Digital documents and communications are the norm today in business. Just as companies have made this transition, lawsuits have also moved into the digital world. eDiscovery is now a common way for lawyers to gather electronically stored information (ESI) that is relevant to cases.
After the scope of an eDiscovery project is defined in a “meet and confer” session, the difficult work begins. One approach is expert manual review, where a team of people read documents and decide if information is discoverable. This process is time-consuming, expensive and inefficient
The explosion of Big Data within the business world means that huge volumes of documents are now common for eDiscovery. These large amounts of data simply can’t be reviewed without the assistance of technology. Some eDiscovery systems use keyword searches, but language by its very nature is ambiguous. As a result, keyword search results rarely include the documents that are most relevant, or relevant documents are overwhelmed by the volume of data returned in the search.
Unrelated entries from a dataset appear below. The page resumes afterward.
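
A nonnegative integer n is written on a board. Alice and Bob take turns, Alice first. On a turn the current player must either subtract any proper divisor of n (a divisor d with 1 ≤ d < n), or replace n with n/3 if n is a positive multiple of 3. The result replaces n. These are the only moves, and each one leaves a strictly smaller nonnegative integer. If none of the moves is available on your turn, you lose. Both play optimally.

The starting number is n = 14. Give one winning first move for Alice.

Move to 7.

Positions with no move are L. A position that does have a move is losing for the player to move precisely when every available move leads to a winning position for the opponent. Fill in the labels:
n=0: no move → L
n=1: no move → L
n=2: →1(L), so W
n=3: →1(L), so W
n=4: →2(W), 3(W) — all W, so L
n=5: →4(L), so W
n=6: →4(L), so W
n=7: →6(W) only, which is W, so L
n=8: →4(L), so W
n=9: →3(W), 6(W), 8(W) — all W, so L
n=10: →9(L), so W
n=11: →10(W) only, which is W, so L
n=12: →4(L), so W
n=13: →12(W) only, which is W, so L
n=14: →7(L), so W
From 14, the L positions reachable in one move are: 7, 13. Any move reaching one of these is winning.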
Predictive coding is a powerful tool that significantly reduces the cost and time needed for eDiscovery, while increasing the effectiveness of searches. Predictive coding relies on mathematical models to create an accurate subset of relevant documents. This eDiscovery technique has been accepted by courts, as evidenced by Da Silva Moore v. Publicis Groupe and the Global Aerospace Inc., et al v. Landow Aviation, L.P. d/b/a Dulles Jet Center cases in 2012.